The Unity Movement for Equality in Rights (Mișcarea republicană pentru egalitate în drepturi "Unitate-Edinstvo", MUE) was a political party in Moldova.

==History==
The party was formed in July 1989 as Interfront, part of a left-wing pan-Soviet Union movement. Its founders were members of ethnic minorities including Andrey Safonov, Piotr Șornikov and Vladimir Solonari, whose aim was to counteract the Popular Front of Moldova. In 1991 Interfront MPs refused to sign the Moldovan Declaration of Independence, instead pushing for a federation within the Soviet Union split into Gagauz, Moldovan and Russian entities.
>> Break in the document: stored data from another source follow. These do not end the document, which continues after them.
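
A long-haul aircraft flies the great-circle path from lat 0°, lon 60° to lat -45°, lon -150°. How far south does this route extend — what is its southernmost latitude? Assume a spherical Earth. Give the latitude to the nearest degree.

The great circle lies in the plane with unit normal n̂ = (p₁ × p₂)/|p₁ × p₂|.
Here n̂_z ≈ +0.447; the vertex latitude is φ_max = arccos|n̂_z| ≈ 63.4°.
Check via Clairaut: cos φ_max = |cos φ₁| · sin C = cos(0.0°)·sin(153.4°) ≈ 0.447, again giving ≈ 63.4°.

≈ -63°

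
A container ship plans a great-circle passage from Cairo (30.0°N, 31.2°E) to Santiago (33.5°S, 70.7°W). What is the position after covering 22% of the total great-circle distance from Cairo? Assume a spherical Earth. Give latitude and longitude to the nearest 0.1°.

≈ 16.9°N, 7.4°E

From cos δ = sin φ₁ sin φ₂ + cos φ₁ cos φ₂ cos Δλ, the central angle is δ ≈ 2.010 rad (115.1°).
Interpolate at f = 0.22 with slerp weights a = sin((1−f)δ)/sin δ ≈ 1.105, b = sin(fδ)/sin δ ≈ 0.473.
p = a·p₁ + b·p₂ ≈ (0.949, 0.124, 0.291); φ = arcsin(p_z) ≈ 16.95°, λ = atan2(p_y, p_x) ≈ 7.42°.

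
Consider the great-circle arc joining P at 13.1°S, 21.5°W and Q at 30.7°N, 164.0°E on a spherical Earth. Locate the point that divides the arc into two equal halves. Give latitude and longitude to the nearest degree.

≈ 63°N, 56°W

From cos δ = sin φ₁ sin φ₂ + cos φ₁ cos φ₂ cos Δλ, the central angle is δ ≈ 2.822 rad (161.7°).
Interpolate at f = 1/2 with slerp weights a = sin((1−f)δ)/sin δ ≈ 3.141, b = sin(fδ)/sin δ ≈ 3.141.
p = a·p₁ + b·p₂ ≈ (0.250, -0.377, 0.892); φ = arcsin(p_z) ≈ 63.10°, λ = atan2(p_y, p_x) ≈ -56.41°.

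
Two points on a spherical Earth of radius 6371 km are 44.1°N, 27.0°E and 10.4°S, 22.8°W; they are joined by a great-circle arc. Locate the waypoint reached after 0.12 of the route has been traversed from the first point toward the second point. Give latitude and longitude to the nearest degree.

From cos δ = sin φ₁ sin φ₂ + cos φ₁ cos φ₂ cos Δλ, the central angle is δ ≈ 1.234 rad (70.7°).
Interpolate at f = 0.12 with slerp weights a = sin((1−f)δ)/sin δ ≈ 0.937, b = sin(fδ)/sin δ ≈ 0.156.
p = a·p₁ + b·p₂ ≈ (0.742, 0.246, 0.624); φ = arcsin(p_z) ≈ 38.62°, λ = atan2(p_y, p_x) ≈ 18.35°.

≈ 39°N, 18°E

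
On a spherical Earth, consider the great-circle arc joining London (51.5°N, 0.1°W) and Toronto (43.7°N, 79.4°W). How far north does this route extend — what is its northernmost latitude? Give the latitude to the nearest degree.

The great circle lies in the plane with unit normal n̂ = (p₁ × p₂)/|p₁ × p₂|.
Here n̂_z ≈ -0.566; the vertex latitude is φ_max = arccos|n̂_z| ≈ 55.5°.
Check via Clairaut: cos φ_max = |cos φ₁| · sin C = cos(51.5°)·sin(65.4°) ≈ 0.566, again giving ≈ 55.5°.

≈ 56°N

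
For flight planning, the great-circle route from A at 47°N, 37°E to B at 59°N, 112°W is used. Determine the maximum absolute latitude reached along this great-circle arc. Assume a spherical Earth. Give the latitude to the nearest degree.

≈ 79°N

The great circle lies in the plane with unit normal n̂ = (p₁ × p₂)/|p₁ × p₂|.
Here n̂_z ≈ -0.191; the vertex latitude is φ_max = arccos|n̂_z| ≈ 79.0°.
Check via Clairaut: cos φ_max = |cos φ₁| · sin C = cos(47.0°)·sin(16.3°) ≈ 0.191, again giving ≈ 79.0°.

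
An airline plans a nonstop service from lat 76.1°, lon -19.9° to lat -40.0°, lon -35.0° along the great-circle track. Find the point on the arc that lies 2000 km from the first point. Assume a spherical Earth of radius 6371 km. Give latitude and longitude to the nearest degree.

Convert each endpoint to a unit vector on the sphere (x = cos φ cos λ, y = cos φ sin λ, z = sin φ).
The central angle between the endpoints is δ = arccos(p₁·p₂) ≈ 2.033 rad (116.5°). The total great-circle distance is δ·R ≈ 2.033 × 6371 ≈ 12955 km, so the target fraction is f = 2000/12955 ≈ 0.154.
Interpolate at f ≈ 0.154 with slerp weights a = sin((1−f)δ)/sin δ ≈ 1.105, b = sin(fδ)/sin δ ≈ 0.345.
p = a·p₁ + b·p₂ ≈ (0.466, -0.242, 0.851); φ = arcsin(p_z) ≈ 58.32°, λ = atan2(p_y, p_x) ≈ -27.43°.

≈ lat 58°, lon -27°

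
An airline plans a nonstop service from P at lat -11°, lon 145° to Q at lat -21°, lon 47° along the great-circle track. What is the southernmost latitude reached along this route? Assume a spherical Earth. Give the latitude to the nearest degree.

≈ -25°

The great circle lies in the plane with unit normal n̂ = (p₁ × p₂)/|p₁ × p₂|.
Here n̂_z ≈ -0.909; the vertex latitude is φ_max = arccos|n̂_z| ≈ 24.6°.
Check via Clairaut: cos φ_max = |cos φ₁| · sin C = cos(11.0°)·sin(112.2°) ≈ 0.909, again giving ≈ 24.6°.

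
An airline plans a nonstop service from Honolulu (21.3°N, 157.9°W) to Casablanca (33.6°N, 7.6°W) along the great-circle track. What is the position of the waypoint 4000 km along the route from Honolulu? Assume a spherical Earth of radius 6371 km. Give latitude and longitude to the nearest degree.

≈ 51°N, 132°W

Convert each endpoint to a unit vector on the sphere (x = cos φ cos λ, y = cos φ sin λ, z = sin φ).
The central angle between the endpoints is δ = arccos(p₁·p₂) ≈ 2.064 rad (118.2°). The total great-circle distance is δ·R ≈ 2.064 × 6371 ≈ 13147 km, so the target fraction is f = 4000/13147 ≈ 0.304.
Interpolate at f ≈ 0.304 with slerp weights a = sin((1−f)δ)/sin δ ≈ 1.125, b = sin(fδ)/sin δ ≈ 0.667.
p = a·p₁ + b·p₂ ≈ (-0.420, -0.468, 0.778); φ = arcsin(p_z) ≈ 51.03°, λ = atan2(p_y, p_x) ≈ -131.95°.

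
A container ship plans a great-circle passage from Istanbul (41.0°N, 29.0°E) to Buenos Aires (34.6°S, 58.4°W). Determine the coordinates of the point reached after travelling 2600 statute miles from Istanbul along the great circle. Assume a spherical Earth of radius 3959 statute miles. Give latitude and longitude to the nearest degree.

The haversine formula gives a central angle δ ≈ 1.922 rad (110.1°) between the endpoints. The total great-circle distance is δ·R ≈ 1.922 × 3959 ≈ 7611 mi, so the target fraction is f = 2600/7611 ≈ 0.342.
Interpolate at f ≈ 0.342 with slerp weights a = sin((1−f)δ)/sin δ ≈ 1.016, b = sin(fδ)/sin δ ≈ 0.650.
p = a·p₁ + b·p₂ ≈ (0.951, -0.084, 0.297); φ = arcsin(p_z) ≈ 17.29°, λ = atan2(p_y, p_x) ≈ -5.06°.

≈ (17°N, 5°W)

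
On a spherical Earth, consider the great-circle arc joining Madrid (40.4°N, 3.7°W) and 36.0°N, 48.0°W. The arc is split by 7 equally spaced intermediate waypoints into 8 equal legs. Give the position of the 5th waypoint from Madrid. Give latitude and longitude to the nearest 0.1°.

≈ 39.6°N, 32.1°W

Write both endpoints as unit vectors p₁, p₂ with components (cos φ cos λ, cos φ sin λ, sin φ).
The central angle between the endpoints is δ = arccos(p₁·p₂) ≈ 0.606 rad (34.7°).
Interpolate at f = 5/8 with slerp weights a = sin((1−f)δ)/sin δ ≈ 0.396, b = sin(fδ)/sin δ ≈ 0.649.
p = a·p₁ + b·p₂ ≈ (0.652, -0.410, 0.638); φ = arcsin(p_z) ≈ 39.64°, λ = atan2(p_y, p_x) ≈ -32.15°.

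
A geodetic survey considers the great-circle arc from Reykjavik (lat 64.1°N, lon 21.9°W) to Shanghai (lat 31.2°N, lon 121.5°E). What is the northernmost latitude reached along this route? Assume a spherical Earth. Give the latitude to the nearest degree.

≈ 77°N

The great circle lies in the plane with unit normal n̂ = (p₁ × p₂)/|p₁ × p₂|.
Here n̂_z ≈ +0.226; the vertex latitude is φ_max = arccos|n̂_z| ≈ 76.9°.
Check via Clairaut: cos φ_max = |cos φ₁| · sin C = cos(64.1°)·sin(31.1°) ≈ 0.226, again giving ≈ 76.9°.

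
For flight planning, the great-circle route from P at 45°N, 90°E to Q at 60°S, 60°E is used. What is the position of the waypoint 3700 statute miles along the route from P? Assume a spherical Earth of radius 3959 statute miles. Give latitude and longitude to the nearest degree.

Write both endpoints as unit vectors p₁, p₂ with components (cos φ cos λ, cos φ sin λ, sin φ).
The central angle between the endpoints is δ = arccos(p₁·p₂) ≈ 1.882 rad (107.8°). The total great-circle distance is δ·R ≈ 1.882 × 3959 ≈ 7451 mi, so the target fraction is f = 3700/7451 ≈ 0.497.
Interpolate at f ≈ 0.497 with slerp weights a = sin((1−f)δ)/sin δ ≈ 0.853, b = sin(fδ)/sin δ ≈ 0.845.
p = a·p₁ + b·p₂ ≈ (0.211, 0.969, -0.129); φ = arcsin(p_z) ≈ -7.39°, λ = atan2(p_y, p_x) ≈ 77.70°.

≈ 7°S, 78°E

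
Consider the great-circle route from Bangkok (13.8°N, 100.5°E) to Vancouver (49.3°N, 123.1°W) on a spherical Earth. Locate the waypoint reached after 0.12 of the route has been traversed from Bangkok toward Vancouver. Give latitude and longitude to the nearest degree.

The haversine formula gives a central angle δ ≈ 1.852 rad (106.1°) between the endpoints.
Interpolate at f = 0.12 with slerp weights a = sin((1−f)δ)/sin δ ≈ 1.039, b = sin(fδ)/sin δ ≈ 0.229.
p = a·p₁ + b·p₂ ≈ (-0.266, 0.867, 0.422); φ = arcsin(p_z) ≈ 24.95°, λ = atan2(p_y, p_x) ≈ 107.04°.

≈ 25°N, 107°E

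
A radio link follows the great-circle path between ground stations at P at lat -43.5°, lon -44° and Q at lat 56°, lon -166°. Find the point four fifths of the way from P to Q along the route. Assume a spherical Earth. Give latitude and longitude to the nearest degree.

≈ lat 45°, lon -125°

From cos δ = sin φ₁ sin φ₂ + cos φ₁ cos φ₂ cos Δλ, the central angle is δ ≈ 2.474 rad (141.8°).
Interpolate at f = 4/5 with slerp weights a = sin((1−f)δ)/sin δ ≈ 0.768, b = sin(fδ)/sin δ ≈ 1.483.
p = a·p₁ + b·p₂ ≈ (-0.404, -0.587, 0.701); φ = arcsin(p_z) ≈ 44.52°, λ = atan2(p_y, p_x) ≈ -124.53°.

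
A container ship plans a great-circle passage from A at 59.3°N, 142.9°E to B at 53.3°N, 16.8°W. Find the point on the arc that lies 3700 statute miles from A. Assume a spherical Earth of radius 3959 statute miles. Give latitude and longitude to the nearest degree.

Convert each endpoint to a unit vector on the sphere (x = cos φ cos λ, y = cos φ sin λ, z = sin φ).
The central angle between the endpoints is δ = arccos(p₁·p₂) ≈ 1.156 rad (66.2°). The total great-circle distance is δ·R ≈ 1.156 × 3959 ≈ 4576 mi, so the target fraction is f = 3700/4576 ≈ 0.809.
Interpolate at f ≈ 0.809 with slerp weights a = sin((1−f)δ)/sin δ ≈ 0.240, b = sin(fδ)/sin δ ≈ 0.879.
p = a·p₁ + b·p₂ ≈ (0.405, -0.078, 0.911); φ = arcsin(p_z) ≈ 65.62°, λ = atan2(p_y, p_x) ≈ -10.90°.

≈ 66°N, 11°W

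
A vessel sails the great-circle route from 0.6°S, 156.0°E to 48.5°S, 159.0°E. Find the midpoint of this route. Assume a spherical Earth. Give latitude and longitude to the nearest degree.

Write both endpoints as unit vectors p₁, p₂ with components (cos φ cos λ, cos φ sin λ, sin φ).
The central angle between the endpoints is δ = arccos(p₁·p₂) ≈ 0.837 rad (48.0°).
Interpolate at f = 1/2 with slerp weights a = sin((1−f)δ)/sin δ ≈ 0.547, b = sin(fδ)/sin δ ≈ 0.547.
p = a·p₁ + b·p₂ ≈ (-0.838, 0.353, -0.416); φ = arcsin(p_z) ≈ -24.56°, λ = atan2(p_y, p_x) ≈ 157.20°.

≈ 25°S, 157°E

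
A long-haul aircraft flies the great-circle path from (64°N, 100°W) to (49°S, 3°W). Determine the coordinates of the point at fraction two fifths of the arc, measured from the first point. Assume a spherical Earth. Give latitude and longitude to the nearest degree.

≈ (23°N, 45°W)

Write both endpoints as unit vectors p₁, p₂ with components (cos φ cos λ, cos φ sin λ, sin φ).
The central angle between the endpoints is δ = arccos(p₁·p₂) ≈ 2.365 rad (135.5°).
Interpolate at f = 2/5 with slerp weights a = sin((1−f)δ)/sin δ ≈ 1.411, b = sin(fδ)/sin δ ≈ 1.157.
p = a·p₁ + b·p₂ ≈ (0.651, -0.649, 0.394); φ = arcsin(p_z) ≈ 23.22°, λ = atan2(p_y, p_x) ≈ -44.90°.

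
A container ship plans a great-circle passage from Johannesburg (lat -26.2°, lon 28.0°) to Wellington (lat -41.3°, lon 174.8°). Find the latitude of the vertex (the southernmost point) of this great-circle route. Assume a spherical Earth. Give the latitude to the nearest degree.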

In December 1991 the party was renamed Unity Movement for Equality in Rights. It formed an alliance with the Socialist Party to contest the 1994 elections. The alliance was also supported by the then-unregistered Party of Communists of the Republic of Moldova, and won 28 seats in the election, making it the second-largest faction in Parliament after the Democratic Agrarian Party of Moldova, which had won 56 of the 104 seats.

Prior to the 1998 elections the MUE joined the Socialist Unity alliance alongside the Socialist Party, the Union of Communists of Moldova and the Vatan Popular Party. However, the alliance failed to win a seat. The Socialist Party later joined the Braghiș Alliance, whilst the other parties, including MUE, did not re-register. Its ideological successors are the Party of Communists of the Republic of Moldova, as well as the Party of Socialists of the Republic of Moldova.